The bust of Fr Pedro Arrupe–the great missionary to Japan and the Superior General of the Society of Jesus from 1965 to 1983–is in the garden of Nagatsuka, where he was appointed as Master of Novices in 1942.
On August 6, 1945 the atomic bomb was dropped over the city of Hiroshima. Fr Arrupe was in the house, which is roughly six kilometres away from the city, far enough to survive the terrible blast but still partially damaged. In his autobiographical volume I lived the atomic bomb, Fr Arrupe wrote: “Scarcely had the tiles, bits of glass and beams stopped falling, the crashing stopped, I got up from the ground and saw in front me the clock still hanging on the wall, but it stopped. It was 8.10.” Arrupe and his companions went to the rice fields around the house, and from there, they “saw that a thick smoke was rising in the city area and we could clearly see big flames. We went up a hill to see better and we could distinguish the place where the city used to be, because what we had in front of us was a completely devastated Hiroshima”. The novitiate became a virtual emergency room for the wounded, with Fr Arrupe treating them using his medical training.

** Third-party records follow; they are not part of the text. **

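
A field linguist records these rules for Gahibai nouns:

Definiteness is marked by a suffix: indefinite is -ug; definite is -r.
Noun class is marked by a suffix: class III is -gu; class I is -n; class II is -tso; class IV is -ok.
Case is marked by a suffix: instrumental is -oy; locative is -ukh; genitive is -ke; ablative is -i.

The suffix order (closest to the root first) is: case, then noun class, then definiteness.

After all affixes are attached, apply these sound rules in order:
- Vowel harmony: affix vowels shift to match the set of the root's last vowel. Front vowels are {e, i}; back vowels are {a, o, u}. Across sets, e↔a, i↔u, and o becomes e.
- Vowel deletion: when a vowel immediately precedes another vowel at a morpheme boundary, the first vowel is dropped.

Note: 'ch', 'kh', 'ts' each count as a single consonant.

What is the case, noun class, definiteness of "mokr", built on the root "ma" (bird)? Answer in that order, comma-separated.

Segment: ma-i-ok-r.
case: -i → ablative.
noun class: -ok → class IV.
definiteness: -r → definite.

ablative, class IV, definite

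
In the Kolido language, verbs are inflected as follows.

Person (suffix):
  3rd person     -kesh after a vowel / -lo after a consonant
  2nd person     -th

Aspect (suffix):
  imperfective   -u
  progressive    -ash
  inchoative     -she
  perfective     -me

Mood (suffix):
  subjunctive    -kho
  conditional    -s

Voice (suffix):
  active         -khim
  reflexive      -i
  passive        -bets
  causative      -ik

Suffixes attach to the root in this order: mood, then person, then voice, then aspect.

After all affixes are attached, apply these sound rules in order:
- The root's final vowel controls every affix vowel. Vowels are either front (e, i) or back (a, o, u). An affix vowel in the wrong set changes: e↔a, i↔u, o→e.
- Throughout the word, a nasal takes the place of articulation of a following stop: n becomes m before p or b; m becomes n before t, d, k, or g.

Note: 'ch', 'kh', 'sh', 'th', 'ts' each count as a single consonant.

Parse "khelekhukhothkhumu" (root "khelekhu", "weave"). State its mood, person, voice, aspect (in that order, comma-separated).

subjunctive, 2nd person, active, imperfective

Segment: khelekhu-kho-th-khim-u.
mood: -kho → subjunctive.
person: -th → 2nd person.
voice: -khim → active.
aspect: -u → imperfective.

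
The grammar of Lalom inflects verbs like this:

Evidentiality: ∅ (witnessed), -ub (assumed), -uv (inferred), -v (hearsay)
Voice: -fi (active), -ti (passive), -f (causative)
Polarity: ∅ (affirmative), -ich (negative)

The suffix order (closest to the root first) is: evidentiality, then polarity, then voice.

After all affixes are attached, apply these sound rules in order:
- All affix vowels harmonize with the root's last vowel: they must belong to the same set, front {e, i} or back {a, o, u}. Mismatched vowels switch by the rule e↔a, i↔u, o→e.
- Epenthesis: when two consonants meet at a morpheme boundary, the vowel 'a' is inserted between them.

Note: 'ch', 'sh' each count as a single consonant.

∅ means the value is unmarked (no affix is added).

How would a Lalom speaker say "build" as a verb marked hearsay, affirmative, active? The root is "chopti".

Attach evidentiality hearsay -v → choptiv.
polarity = affirmative: zero marking, form stays choptiv.
Attach voice active -fi → choptivfi.
Vowel harmony: no change.
Apply epenthesis: choptivfi → choptivafi.

choptivafi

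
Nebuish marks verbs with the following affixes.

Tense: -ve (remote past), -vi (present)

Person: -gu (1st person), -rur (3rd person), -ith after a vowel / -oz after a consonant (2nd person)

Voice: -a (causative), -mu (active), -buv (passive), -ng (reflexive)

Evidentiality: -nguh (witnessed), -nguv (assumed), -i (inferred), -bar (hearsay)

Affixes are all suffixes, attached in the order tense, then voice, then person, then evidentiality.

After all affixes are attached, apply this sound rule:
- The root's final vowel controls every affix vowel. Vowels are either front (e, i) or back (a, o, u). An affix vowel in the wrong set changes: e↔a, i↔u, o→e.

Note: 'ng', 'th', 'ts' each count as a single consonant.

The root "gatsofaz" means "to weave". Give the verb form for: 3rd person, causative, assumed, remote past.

gatsofazvaarurnguv

Attach tense remote past -ve → gatsofazve.
Attach voice causative -a → gatsofazvea.
Attach person 3rd person -rur → gatsofazvearur.
Attach evidentiality assumed -nguv → gatsofazvearurnguv.
Apply vowel harmony: gatsofazvearurnguv → gatsofazvaarurnguv.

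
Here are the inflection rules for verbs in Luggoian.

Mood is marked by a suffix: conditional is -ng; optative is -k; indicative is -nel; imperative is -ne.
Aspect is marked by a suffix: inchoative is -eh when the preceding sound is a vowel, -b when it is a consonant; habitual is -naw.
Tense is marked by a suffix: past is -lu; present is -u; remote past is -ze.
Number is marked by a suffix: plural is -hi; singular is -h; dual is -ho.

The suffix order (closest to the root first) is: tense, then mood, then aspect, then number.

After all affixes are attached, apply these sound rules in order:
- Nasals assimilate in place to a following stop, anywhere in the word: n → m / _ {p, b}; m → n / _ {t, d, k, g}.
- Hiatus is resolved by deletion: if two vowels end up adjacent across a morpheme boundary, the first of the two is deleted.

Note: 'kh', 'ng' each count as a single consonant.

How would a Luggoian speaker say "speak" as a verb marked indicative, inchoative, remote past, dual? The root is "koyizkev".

Attach tense remote past -ze → koyizkevze.
Attach mood indicative -nel → koyizkevzenel.
Attach aspect inchoative -b (after consonant 'l') → koyizkevzenelb.
Attach number dual -ho → koyizkevzenelbho.
Nasal assimilation: no change.
Vowel deletion: no change.

koyizkevzenelbho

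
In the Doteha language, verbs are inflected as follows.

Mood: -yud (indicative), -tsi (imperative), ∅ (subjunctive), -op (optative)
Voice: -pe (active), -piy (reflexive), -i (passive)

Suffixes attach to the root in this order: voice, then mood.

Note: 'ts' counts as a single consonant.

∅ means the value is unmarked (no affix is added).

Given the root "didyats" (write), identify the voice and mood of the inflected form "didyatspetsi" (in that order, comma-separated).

Segment: didyats-pe-tsi.
voice: -pe → active.
mood: -tsi → imperative.

active, imperative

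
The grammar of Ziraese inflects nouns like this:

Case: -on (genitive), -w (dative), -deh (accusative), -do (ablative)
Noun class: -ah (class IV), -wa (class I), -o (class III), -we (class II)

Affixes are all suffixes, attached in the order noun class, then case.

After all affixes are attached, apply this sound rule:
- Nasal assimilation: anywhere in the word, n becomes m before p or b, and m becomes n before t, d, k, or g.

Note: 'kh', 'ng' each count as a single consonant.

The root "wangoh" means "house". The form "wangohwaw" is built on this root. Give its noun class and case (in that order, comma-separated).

class I, dative

Segment: wangoh-wa-w.
noun class: -wa → class I.
case: -w → dative.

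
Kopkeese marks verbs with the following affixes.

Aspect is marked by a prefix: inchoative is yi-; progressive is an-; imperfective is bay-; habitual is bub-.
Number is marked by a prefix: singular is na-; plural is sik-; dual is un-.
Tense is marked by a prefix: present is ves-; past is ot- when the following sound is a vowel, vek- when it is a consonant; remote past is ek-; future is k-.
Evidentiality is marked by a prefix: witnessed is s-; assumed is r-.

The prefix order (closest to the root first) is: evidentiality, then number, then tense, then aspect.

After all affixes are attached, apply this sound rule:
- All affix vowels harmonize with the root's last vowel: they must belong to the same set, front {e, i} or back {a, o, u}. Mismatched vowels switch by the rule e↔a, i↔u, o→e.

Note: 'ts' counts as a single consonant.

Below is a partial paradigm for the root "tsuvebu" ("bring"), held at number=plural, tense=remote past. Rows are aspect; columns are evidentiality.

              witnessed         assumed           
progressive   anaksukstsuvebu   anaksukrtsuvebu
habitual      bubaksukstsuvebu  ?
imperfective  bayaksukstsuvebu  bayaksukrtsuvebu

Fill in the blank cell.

bubaksukrtsuvebu

Attach evidentiality assumed r- → rtsuvebu.
Attach number plural sik- → sikrtsuvebu.
Attach tense remote past ek- → eksikrtsuvebu.
Attach aspect habitual bub- → bubeksikrtsuvebu.
Apply vowel harmony: bubeksikrtsuvebu → bubaksukrtsuvebu.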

Fr General Arturo Sosa recently completed his extensive visit to three provinces in Asia: Korea, the Chinese Province, and Japan, where one of his last stops was Hiroshima.
At Elisabeth University of Music, a prestigious music school in Hiroshima established after the war by the Belgian Jesuit Fr Ernest Goossens, University President Mr Yuji Kawano received Fr General and his companions from Rome, accompanied by the Japanese Provincial Fr Renzo De Luca SJ, in the beautiful modern lobby.
Upstairs, Xavier Recital Hall was packed with young and old who were eager to hear Fr General’s message. After some musical performances featuring traditional Japanese and Western instruments, Fr General spoke about the Universal Apostolic Preferences as Fr De Luca translated into Japanese. Fr General also spoke at length about Fr Arrupe, whose presence is still so palpable and relevant, someone “who developed a sensitivity not only to the problems around in the moment, but to envision the future and how to change from a problematic present to a better future”.
Fr General Sosa shared this on Fr Arrupe’s interior freedom:
During his whole life he lived in a certain way, expressing his preference to be free about the past and the present and to create a new life. He was able to leave his career as a doctor to join the Society. Arrupe was able to free himself of his own country, his own culture and asked to be sent to Japan. Arriving in Japan, Arrupe was very conscious that he has to change his mind and to inculturate himself in the Japanese culture.” He added, “For us, it’s emblematic what he did after the bomb here… and how he was able to try to serve the special situation in Hiroshima at that point.”
In his homily in the community chapel, Fr General spoke more about Fr Arrupe in Japan:
Here, he began to empty himself of his Western customs, to make room for those of the people to whom he was now sent. From that point came a deepening awareness and assimilation of those Japanese qualities he admired so much: the courtesy, delicacy and hospitality; the rectitude, honesty, discipline, self-control, patience and endurance; the capacity for work, sacrifice and a proven resilience to the harshness of life.”
Today the Society of Jesus embarks on another process of learning and sharing, through the Universal Apostolic Preferences. It would be curious to see how Father Arrupe, in his own way, lived them in his own time here in Japan – how he showed the way to God through the Spiritual Exercises and discernment, how he walked with the Excluded, journeyed with the youth, or cared for our Common Home. Perhaps someone will be inspired to do a study like this, discovering in Pedro Arrupe a true model for today’s mission.”